That München in Italian becomes Monaco is not really strange: looking in Wikipedia we discover that
Its native name, München, is derived from the Old High German Munichen, meaning "by the monks' place". The city's name derives from the monks of the Benedictine order who founded the city; hence the monk depicted on the city's coat of arms.
I'm not sure you'll recognize the famous Italian city that Czechs call Benátky. I don't know what's your native language, but all languages I know of do such adaptations.
Every language has its own way to adapt foreign words; big towns (mostly capital cities, and there were many of them in Europe) and famous people are good candidates for such adaptations.
The results are quite strange. For instance, København becomes
- Copenaghen (Italian)
- Kopenhagen (German)
- Copenhagen (English)
- Kopenhaga (Albanian)
- Copenhague (Spanish)
- Copenhague (French)
For Italian one should remember that Latin used to be the European lingua franca and adapting words from Latin to Italian was too easy. So Brutus and Caesar become Bruto and Cesare. By the way, Caesar (as a title) became Kaiser in German and Царь in Russian.

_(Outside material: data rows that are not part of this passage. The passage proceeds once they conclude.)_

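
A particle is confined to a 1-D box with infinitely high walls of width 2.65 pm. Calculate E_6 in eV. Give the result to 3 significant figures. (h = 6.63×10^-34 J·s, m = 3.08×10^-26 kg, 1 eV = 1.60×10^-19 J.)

E_6 = 57.2 eV

For an infinite well E_n = n²h²/(8mL²), so E_1 = h²/(8mL²) = (6.63×10^-34)²/(8·3.08×10^-26·(2.65×10^-12 m)²) = 2.540×10^-19 J.
Then E_6 = 6²·E_1 = 36·2.540×10^-19 J = 9.144×10^-18 J.
Converting, E_6 = 9.144×10^-18 J / (1.60×10^-19 J/eV) = 57.2 eV.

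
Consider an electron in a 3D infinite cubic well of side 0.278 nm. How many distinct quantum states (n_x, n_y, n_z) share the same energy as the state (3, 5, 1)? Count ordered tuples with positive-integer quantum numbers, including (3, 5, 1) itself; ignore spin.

The level has n_x² + n_y² + n_z² = 35. The ordered positive-integer solutions are (1, 3, 5), (1, 5, 3), (3, 1, 5), (3, 5, 1), (5, 1, 3), (5, 3, 1).
That gives 6 states.

degeneracy = 6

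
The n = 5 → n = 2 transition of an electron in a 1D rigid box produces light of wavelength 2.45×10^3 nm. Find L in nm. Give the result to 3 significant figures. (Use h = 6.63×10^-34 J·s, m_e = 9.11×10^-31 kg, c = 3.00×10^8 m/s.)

The photon carries ΔE = hc/λ = 6.63×10^-34·3.00×10^8/2.45×10^-6 m = 8.118×10^-20 J.
Since ΔE = (5² − 2²)E_1, E_1 = 3.866×10^-21 J, and L = h/√(8m_eE_1) = 3.95×10^-9 m = 3.95 nm.

L = 3.95 nm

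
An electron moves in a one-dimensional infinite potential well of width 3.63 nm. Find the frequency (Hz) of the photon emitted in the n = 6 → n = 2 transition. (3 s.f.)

E_1 = h²/(8m_eL²) = 4.572×10^-21 J and ΔE = (6² − 2²)E_1 = 1.463×10^-19 J.
f = ΔE/h = 1.463×10^-19/6.626×10^-34 = 2.21×10^14 Hz.

f = 2.21×10^14 Hz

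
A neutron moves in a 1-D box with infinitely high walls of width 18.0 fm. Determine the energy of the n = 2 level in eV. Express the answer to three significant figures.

For an infinite well E_n = n²h²/(8m_nL²), so E_1 = h²/(8m_nL²) = (6.626×10^-34)²/(8·1.675×10^-27·(1.80×10^-14 m)²) = 1.011×10^-13 J.
Then E_2 = 2²·E_1 = 4·1.011×10^-13 J = 4.044×10^-13 J.
Converting, E_2 = 4.044×10^-13 J / (1.602×10^-19 J/eV) = 2.52×10^6 eV.

E_2 = 2.52×10^6 eV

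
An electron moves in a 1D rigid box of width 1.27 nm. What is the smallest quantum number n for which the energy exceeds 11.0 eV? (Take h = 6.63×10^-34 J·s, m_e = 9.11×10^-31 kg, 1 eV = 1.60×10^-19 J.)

E_1 = h²/(8m_eL²) = 3.739×10^-20 J = 0.2337 eV.
Need n² > 11.0/0.2337 = 47.07, i.e. n > 6.861.
The smallest integer satisfying this is n = 7.

n = 7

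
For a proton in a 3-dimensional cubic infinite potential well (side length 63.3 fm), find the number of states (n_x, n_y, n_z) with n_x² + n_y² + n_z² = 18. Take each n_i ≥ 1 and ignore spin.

The level has n_x² + n_y² + n_z² = 18. The ordered positive-integer solutions are (1, 1, 4), (1, 4, 1), (4, 1, 1).
That gives 3 states.

degeneracy = 3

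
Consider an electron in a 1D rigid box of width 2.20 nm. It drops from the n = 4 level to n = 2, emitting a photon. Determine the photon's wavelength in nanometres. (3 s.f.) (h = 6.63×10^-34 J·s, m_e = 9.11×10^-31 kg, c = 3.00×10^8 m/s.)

E_1 = h²/(8m_eL²) = 1.246×10^-20 J, so ΔE = (4² − 2²)E_1 = 1.495×10^-19 J.
λ = hc/ΔE = (6.63×10^-34·3.00×10^8)/1.495×10^-19 = 1.33×10^-6 m = 1.33×10^3 nm.

λ = 1.33×10^3 nm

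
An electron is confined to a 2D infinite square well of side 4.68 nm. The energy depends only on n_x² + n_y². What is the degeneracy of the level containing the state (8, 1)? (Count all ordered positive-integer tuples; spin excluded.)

degeneracy = 4

The level has n_x² + n_y² = 65. The ordered positive-integer solutions are (1, 8), (4, 7), (7, 4), (8, 1).
That gives 4 states.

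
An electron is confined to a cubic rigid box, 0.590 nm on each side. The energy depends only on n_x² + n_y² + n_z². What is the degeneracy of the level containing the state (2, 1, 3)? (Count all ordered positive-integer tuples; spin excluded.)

degeneracy = 6

The level has n_x² + n_y² + n_z² = 14. The ordered positive-integer solutions are (1, 2, 3), (1, 3, 2), (2, 1, 3), (2, 3, 1), (3, 1, 2), (3, 2, 1).
That gives 6 states.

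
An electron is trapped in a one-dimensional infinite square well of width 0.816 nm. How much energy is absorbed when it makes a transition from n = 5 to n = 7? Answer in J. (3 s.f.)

|ΔE| = 2.17×10^-18 J

E_1 = h²/(8m_eL²) = 9.048×10^-20 J.
|ΔE| = |5² − 7²|·E_1 = 24·9.048×10^-20 J = 2.17×10^-18 J.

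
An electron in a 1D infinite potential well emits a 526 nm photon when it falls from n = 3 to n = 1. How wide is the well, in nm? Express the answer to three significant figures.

The photon carries ΔE = hc/λ = 6.626×10^-34·2.998×10^8/5.26×10^-7 m = 3.777×10^-19 J.
Since ΔE = (3² − 1²)E_1, E_1 = 4.721×10^-20 J, and L = h/√(8m_eE_1) = 1.13×10^-9 m = 1.13 nm.

L = 1.13 nm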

There are stranger adaptations than München > Monaco. The Bavarian city of Regensburg is called in Italian Ratisbona. The Latin name of the town (which was founded by the Romans) was Castra Regina. Its modern name means “fortress by the Regen”, the river is named after the Roman town. Why Ratisbona? Because there was a Celtic village nearby called Radasbona or something like that and the town, for some time, was called with the Celtic name and so came to be known in Europe.

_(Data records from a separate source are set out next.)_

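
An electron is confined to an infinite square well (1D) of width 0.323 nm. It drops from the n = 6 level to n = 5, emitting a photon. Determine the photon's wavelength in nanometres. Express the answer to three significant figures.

E_1 = h²/(8m_eL²) = 5.775×10^-19 J, so ΔE = (6² − 5²)E_1 = 6.352×10^-18 J.
λ = hc/ΔE = (6.626×10^-34·2.998×10^8)/6.352×10^-18 = 3.13×10^-8 m = 31.3 nm.

λ = 31.3 nm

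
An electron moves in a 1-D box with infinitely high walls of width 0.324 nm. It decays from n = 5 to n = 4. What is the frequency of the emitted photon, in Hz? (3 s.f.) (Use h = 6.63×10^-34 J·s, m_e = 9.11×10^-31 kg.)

E_1 = h²/(8m_eL²) = 5.746×10^-19 J and ΔE = (5² − 4²)E_1 = 5.171×10^-18 J.
f = ΔE/h = 5.171×10^-18/6.63×10^-34 = 7.80×10^15 Hz.

f = 7.80×10^15 Hz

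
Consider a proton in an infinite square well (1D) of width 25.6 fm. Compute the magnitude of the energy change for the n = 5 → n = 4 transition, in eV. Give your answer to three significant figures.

|ΔE| = 2.81×10^6 eV

E_1 = h²/(8m_pL²) = 5.005×10^-14 J.
|ΔE| = |5² − 4²|·E_1 = 9·5.005×10^-14 J = 4.504×10^-13 J = 2.81×10^6 eV.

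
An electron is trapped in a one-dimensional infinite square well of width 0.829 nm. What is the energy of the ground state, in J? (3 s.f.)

E_1 = 8.77×10^-20 J

For an infinite well E_n = n²h²/(8m_eL²), so E_1 = h²/(8m_eL²) = (6.626×10^-34)²/(8·9.109×10^-31·(8.29×10^-10 m)²) = 8.767×10^-20 J.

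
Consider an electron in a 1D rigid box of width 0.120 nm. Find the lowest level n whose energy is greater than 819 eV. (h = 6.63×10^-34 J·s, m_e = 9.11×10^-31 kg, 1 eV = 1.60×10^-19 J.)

E_1 = h²/(8m_eL²) = 4.188×10^-18 J = 26.18 eV.
Need n² > 819/26.18 = 31.28, i.e. n > 5.593.
The smallest integer satisfying this is n = 6.

n = 6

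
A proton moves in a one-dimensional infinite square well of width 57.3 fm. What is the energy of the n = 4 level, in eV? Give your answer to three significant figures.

E_4 = 9.98×10^5 eV

For an infinite well E_n = n²h²/(8m_pL²), so E_1 = h²/(8m_pL²) = (6.626×10^-34)²/(8·1.673×10^-27·(5.73×10^-14 m)²) = 9.991×10^-15 J.
Then E_4 = 4²·E_1 = 16·9.991×10^-15 J = 1.599×10^-13 J.
Converting, E_4 = 1.599×10^-13 J / (1.602×10^-19 J/eV) = 9.98×10^5 eV.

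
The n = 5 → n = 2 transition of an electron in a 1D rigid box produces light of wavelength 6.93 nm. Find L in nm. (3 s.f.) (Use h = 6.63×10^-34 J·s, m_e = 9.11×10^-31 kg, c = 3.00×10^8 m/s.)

The photon carries ΔE = hc/λ = 6.63×10^-34·3.00×10^8/6.93×10^-9 m = 2.870×10^-17 J.
Since ΔE = (5² − 2²)E_1, E_1 = 1.367×10^-18 J, and L = h/√(8m_eE_1) = 2.10×10^-10 m = 0.210 nm.

L = 0.210 nm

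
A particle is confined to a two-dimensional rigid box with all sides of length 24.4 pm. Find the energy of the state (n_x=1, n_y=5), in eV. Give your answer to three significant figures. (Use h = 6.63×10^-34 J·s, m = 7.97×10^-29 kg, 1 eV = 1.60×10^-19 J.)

E = 188 eV

For a 2D rectangular well E = (h²/8m)·Σ n_i²/L_i² = (6.63×10^-34)²/(8·7.97×10^-29) · [1²/(24.4 pm)² + 5²/(24.4 pm)²].
Evaluating gives E = 3.011×10^-17 J = 188 eV.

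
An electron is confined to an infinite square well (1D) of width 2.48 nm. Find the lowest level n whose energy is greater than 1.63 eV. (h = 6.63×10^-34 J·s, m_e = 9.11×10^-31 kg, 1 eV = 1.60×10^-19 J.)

n = 6

E_1 = h²/(8m_eL²) = 9.807×10^-21 J = 0.06129 eV.
Need n² > 1.63/0.06129 = 26.59, i.e. n > 5.157.
The smallest integer satisfying this is n = 6.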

The tendency to adapt the phonetics of foreign names is weaker than it was, say, forty years ago, when still the “official” name of New York was Nuova York. Traditional names are retained, of course: it would sound strange hearing Vado a Paris e poi a London.
But nobody speaks about il principe Guglielmo, to mean the present Duke of Cambridge. However, it's always il principe Carlo for his father. Maybe it depends on the easiness of adapting the name: the former and the present Kings of Belgium are Alberto and Filippo, in Italy. I don't know how the present King of the Netherlands is referred to in newspapers, but he's probably Willem-Alexander. Apart from monarchs, the tendency is to retain the original name for contemporary famous people.